Imperfect detection in field studies on animal abundance, including birds, is common and can be corrected for in various ways. The binomial N-mixture (hereafter binmix) model developed for this task is widely used in ecological studies owing to its simplicity: it requires replicated count results as the input. However, it may overestimate abundance and be sensitive to even small violations of its assumptions. We used a 33-year dataset on the Marsh Tit, Poecile palustris, a sedentary forest passerine, from Białowieża Forest, Poland to validate inference from binmix models by comparing model-estimated abundances to the true number of breeding pairs within the plots, determined by exhaustive population study. The abundance estimates, derived from six springtime (April-May) counts of males on each plot in each year, were highly reliable: 116 out of 132 year-plot estimates (88%) included the true number of pairs within the 95% confidence intervals. Over- and underestimations were thus rare and similarly frequent (9 and 12 cases, respectively), with a tendency to overestimate at low densities and underestimate at high densities. Marsh Tits sing rarely but the frequency of countersinging increases with abundance, leading to non-independence in detections. When accounted for in a submodel for detection, the per-survey number of countersinging events positively affected detection probability but only weakly affected abundance estimates. Simulations further demonstrate that this property, overestimation at low densities and underestimation at high densities, may be a systematic bias of binmix model even if density-dependent detection is absent.

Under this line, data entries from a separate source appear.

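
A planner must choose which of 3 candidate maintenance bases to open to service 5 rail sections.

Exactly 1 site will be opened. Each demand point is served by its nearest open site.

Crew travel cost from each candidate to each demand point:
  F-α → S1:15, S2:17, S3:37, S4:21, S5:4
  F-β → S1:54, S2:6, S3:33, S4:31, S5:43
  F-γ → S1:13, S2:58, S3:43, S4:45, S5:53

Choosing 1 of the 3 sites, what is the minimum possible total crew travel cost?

94

Open {F-α}.
  S1→F-α 15, S2→F-α 17, S3→F-α 37, S4→F-α 21, S5→F-α 4  ⇒ total 94.
Compare {F-β}: total 167.
Compare {F-γ}: total 212.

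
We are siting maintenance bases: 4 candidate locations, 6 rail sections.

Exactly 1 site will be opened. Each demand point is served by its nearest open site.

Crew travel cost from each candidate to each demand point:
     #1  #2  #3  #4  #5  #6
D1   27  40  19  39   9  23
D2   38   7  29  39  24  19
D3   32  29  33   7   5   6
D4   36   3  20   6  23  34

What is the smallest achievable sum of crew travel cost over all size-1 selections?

Open {D3}.
  #1→D3 32, #2→D3 29, #3→D3 33, #4→D3 7, #5→D3 5, #6→D3 6  ⇒ total 112.
Compare {D4}: total 122.
Compare {D2}: total 156.
No size-1 selection does better; minimum is 112.

112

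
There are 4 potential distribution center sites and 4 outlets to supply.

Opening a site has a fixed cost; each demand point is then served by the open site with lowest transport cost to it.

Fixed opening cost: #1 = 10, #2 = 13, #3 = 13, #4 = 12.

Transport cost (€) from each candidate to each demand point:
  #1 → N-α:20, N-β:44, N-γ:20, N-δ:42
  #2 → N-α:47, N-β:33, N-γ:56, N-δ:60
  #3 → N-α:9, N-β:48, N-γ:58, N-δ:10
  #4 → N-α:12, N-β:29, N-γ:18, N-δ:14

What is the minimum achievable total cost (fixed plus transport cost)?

85

Open {#4}: assign each demand point to its cheapest open site.
  N-α→#4 12, N-β→#4 29, N-γ→#4 18, N-δ→#4 14
  transport cost 73, fixed 12 → total 85.
Compare {#3, #4}: transport cost 66 + fixed 25 = 91.
Compare {#1, #4}: transport cost 73 + fixed 22 = 95.
Compare {#2, #4}: transport cost 73 + fixed 25 = 98.
All other subsets cost ≥ 91. Minimum total cost: 85.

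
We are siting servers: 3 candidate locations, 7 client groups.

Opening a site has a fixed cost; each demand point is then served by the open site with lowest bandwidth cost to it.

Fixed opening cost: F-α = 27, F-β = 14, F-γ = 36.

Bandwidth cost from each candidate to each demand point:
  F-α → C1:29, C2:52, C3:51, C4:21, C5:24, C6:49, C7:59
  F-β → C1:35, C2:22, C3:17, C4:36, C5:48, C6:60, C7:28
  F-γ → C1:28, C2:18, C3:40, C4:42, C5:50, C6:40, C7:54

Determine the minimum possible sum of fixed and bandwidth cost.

231

Open {F-α, F-β}: assign each demand point to its cheapest open site.
  C1→F-α 29, C2→F-β 22, C3→F-β 17, C4→F-α 21, C5→F-α 24, C6→F-α 49, C7→F-β 28
  bandwidth cost 190, fixed 41 → total 231.
Compare {F-α, F-β, F-γ}: bandwidth cost 176 + fixed 77 = 253.
Compare {F-β}: bandwidth cost 246 + fixed 14 = 260.
Compare {F-β, F-γ}: bandwidth cost 215 + fixed 50 = 265.
All other subsets cost ≥ 253. Minimum total cost: 231.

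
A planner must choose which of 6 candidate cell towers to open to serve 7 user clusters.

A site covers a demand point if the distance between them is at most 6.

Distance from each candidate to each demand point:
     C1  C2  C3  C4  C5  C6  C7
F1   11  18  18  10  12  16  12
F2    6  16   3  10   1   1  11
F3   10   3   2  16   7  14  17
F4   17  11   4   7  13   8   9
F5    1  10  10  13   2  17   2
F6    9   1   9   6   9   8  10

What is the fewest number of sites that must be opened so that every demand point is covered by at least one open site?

Coverage sets (demand points within 6 of each site):
  F1: {}
  F2: {C1, C3, C5, C6}
  F3: {C2, C3}
  F4: {C3}
  F5: {C1, C5, C7}
  F6: {C2, C4}
No 2 sites suffice: every size-2 union leaves at least one demand point uncovered.
But {F2, F5, F6} covers everything, so the minimum is 3.

3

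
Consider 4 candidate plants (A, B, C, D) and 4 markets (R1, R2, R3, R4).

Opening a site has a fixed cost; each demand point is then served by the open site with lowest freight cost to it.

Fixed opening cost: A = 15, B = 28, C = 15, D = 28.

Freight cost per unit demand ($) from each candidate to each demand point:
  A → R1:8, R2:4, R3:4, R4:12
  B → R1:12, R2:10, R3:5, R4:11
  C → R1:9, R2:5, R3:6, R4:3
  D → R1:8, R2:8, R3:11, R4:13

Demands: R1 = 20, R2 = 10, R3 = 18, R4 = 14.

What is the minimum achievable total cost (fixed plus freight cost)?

344

Open {A, C}: assign each demand point to its cheapest open site.
  R1→A 20×8=160, R2→A 10×4=40, R3→A 18×4=72, R4→C 14×3=42
  freight cost 314, fixed 30 → total 344.
Compare {A, B, C}: freight cost 314 + fixed 58 = 372.
Compare {A, C, D}: freight cost 314 + fixed 58 = 372.
Compare {C}: freight cost 380 + fixed 15 = 395.
All other subsets cost ≥ 372. Minimum total cost: 344.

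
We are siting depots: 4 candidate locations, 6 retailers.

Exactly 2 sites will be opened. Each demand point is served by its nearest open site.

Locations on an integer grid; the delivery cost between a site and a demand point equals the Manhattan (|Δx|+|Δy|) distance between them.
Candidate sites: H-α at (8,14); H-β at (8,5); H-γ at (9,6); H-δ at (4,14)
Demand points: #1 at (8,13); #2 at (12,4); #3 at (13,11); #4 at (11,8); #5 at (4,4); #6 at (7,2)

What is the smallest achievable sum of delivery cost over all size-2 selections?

Open {H-α, H-β}.
  #1→H-α 1, #2→H-β 5, #3→H-α 8, #4→H-β 6, #5→H-β 5, #6→H-β 4  ⇒ total 29.
Compare {H-α, H-γ}: total 31.
Compare {H-β, H-γ}: total 35.
No size-2 selection does better; minimum is 29.

29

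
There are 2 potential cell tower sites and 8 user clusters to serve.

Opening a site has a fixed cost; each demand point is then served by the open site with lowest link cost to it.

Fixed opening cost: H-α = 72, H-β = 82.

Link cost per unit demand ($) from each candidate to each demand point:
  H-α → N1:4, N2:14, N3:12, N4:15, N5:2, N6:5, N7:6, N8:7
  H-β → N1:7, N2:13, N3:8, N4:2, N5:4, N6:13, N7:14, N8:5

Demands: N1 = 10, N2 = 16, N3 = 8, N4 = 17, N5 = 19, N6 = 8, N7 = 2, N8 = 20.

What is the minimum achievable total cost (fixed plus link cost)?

690

Open {H-α, H-β}: assign each demand point to its cheapest open site.
  N1→H-α 10×4=40, N2→H-β 16×13=208, N3→H-β 8×8=64, N4→H-β 17×2=34, N5→H-α 19×2=38, N6→H-α 8×5=40, N7→H-α 2×6=12, N8→H-β 20×5=100
  link cost 536, fixed 154 → total 690.
Compare {H-β}: link cost 684 + fixed 82 = 766.
Compare {H-α}: link cost 845 + fixed 72 = 917.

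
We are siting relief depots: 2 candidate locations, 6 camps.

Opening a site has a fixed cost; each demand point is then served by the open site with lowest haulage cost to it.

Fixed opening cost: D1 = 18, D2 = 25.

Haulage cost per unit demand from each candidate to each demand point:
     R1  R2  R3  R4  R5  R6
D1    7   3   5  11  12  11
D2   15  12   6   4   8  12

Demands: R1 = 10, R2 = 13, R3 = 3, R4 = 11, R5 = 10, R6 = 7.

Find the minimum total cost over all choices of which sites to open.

Open {D1, D2}: assign each demand point to its cheapest open site.
  R1→D1 10×7=70, R2→D1 13×3=39, R3→D1 3×5=15, R4→D2 11×4=44, R5→D2 10×8=80, R6→D1 7×11=77
  haulage cost 325, fixed 43 → total 368.
Compare {D1}: haulage cost 442 + fixed 18 = 460.
Compare {D2}: haulage cost 532 + fixed 25 = 557.

368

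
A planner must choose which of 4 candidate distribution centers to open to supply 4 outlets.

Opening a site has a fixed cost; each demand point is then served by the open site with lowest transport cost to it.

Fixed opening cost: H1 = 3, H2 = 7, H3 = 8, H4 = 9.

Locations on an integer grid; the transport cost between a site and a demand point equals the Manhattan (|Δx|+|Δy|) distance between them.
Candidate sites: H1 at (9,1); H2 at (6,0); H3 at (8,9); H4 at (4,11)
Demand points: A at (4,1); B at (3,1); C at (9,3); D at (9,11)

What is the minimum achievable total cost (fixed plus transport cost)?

Open {H1}: assign each demand point to its cheapest open site.
  A→H1 5, B→H1 6, C→H1 2, D→H1 10
  transport cost 23, fixed 3 → total 26.
Compare {H1, H3}: transport cost 16 + fixed 11 = 27.
Compare {H1, H2}: transport cost 19 + fixed 10 = 29.
Compare {H1, H4}: transport cost 18 + fixed 12 = 30.
All other subsets cost ≥ 27. Minimum total cost: 26.

26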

While the behaviour of binmix models in specific situations requires more study, we conclude that these models are a valid tool to estimate abundance reliably when intensive population monitoring is not feasible.


The readme file contains an explanation of each of the variables in the datasets. Detailed information on field methods used to collect these data can be found in the associated manuscript referenced above.

Usage notes

The dataset contains three data files which are read when executing the R codes and three code files.

The data files include:

1. results of counts of singing Marsh Tit Poecile palustris males in Białowieża National Park, Poland, 1987-2019 (file 'pl_nc_v5_1987-2019.txt');

2. the file with the number of countersinging males and cases recorded during surveys (file 'countersinging.txt');

3. the file with the true number of breeding pairs on the plots where counts have been performed (file 'True_state.txt').

R code files needed to repeat the analyses presented in the paper include:

1. 'Rcode_model_selection_P_NB_ZIP.R' to perform model selection (separated from the main code in pt 2, due to long computing time)

2. 'Rcode_binmix.R' containing code to read relevant data and perform N-mixture models and generalized linear mixed models fitting, along with drawing the main figures in the paper.

3. 'Rcode_Simulations.r' to perform simulations reported in the paper and draw figures.

All the codes are richly commented and have a simple structure to ease understanding. Note that executing the entire code 2 (w/o bootstrapped GOF test) takes c 20 minutes on a 2.6 GHz i5 processor and executing model selection code could even be longer.